In 1947, the then French colonial administration set up a school specifically for the nomadic population in the village of Maï Lafia, which belongs to Dakoro. The school was one of the first of its kind in Niger. The French overseas research institute Office de la Recherche Scientifique et Technique Outre-Mer (ORSTOM) operated a geomagnetic station in Dakoro, which was part of a network of several hundred ORSTOM stations in West Africa at which geomagnetic measurements were carried out in the 1950s. That in Dakoro was the first of its kind in Niger.

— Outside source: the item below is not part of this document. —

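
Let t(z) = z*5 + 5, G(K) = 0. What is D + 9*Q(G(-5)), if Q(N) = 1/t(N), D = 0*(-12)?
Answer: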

Dakoro became the capital of the Dakoro district in 1960, the year of Niger's independence from France, from which the Dakoro arrondissement emerged in 1964 and the Dakoro department in 1998. In the 1960s, the Dakoro market was an important transhipment centre for peanuts, the most important export commodity in Niger at the time. In 2002, the municipal area was expanded to include parts of Birni Lallé as part of a nationwide administrative reform.

== Demographics ==
In the 2012 census, the municipality had 71,201 inhabitants living in 9157 households. Around 30,000 people lived in the urban area. The municipality is a settlement area of the Gobirawa, Tuareg and Fulbe.

| Census | Population |
|---|---|
| 2001 | 42,126 |
| 2012 | 71,201 |

== Economy ==
The most important economic sectors are agriculture and trade. The cultivation of millet, sorghum and black-eyed peas is severely jeopardised by the lack of rainfall. Conflicts sometimes arise between farmers and cattle breeders over the few agriculturally usable areas. An important cattle market is held in the town centre. Trade links extend as far as Libya and to Nigeria. There are important weekly markets for the trade of agricultural goods.

== Health ==
In the city centre there is a district hospital and a health centre of the Centre de Santé Intégré (CSI) type with its own laboratory and maternity ward. There is another health centre of this type, but without its own laboratory and maternity ward, in the rural settlement of Intouila I.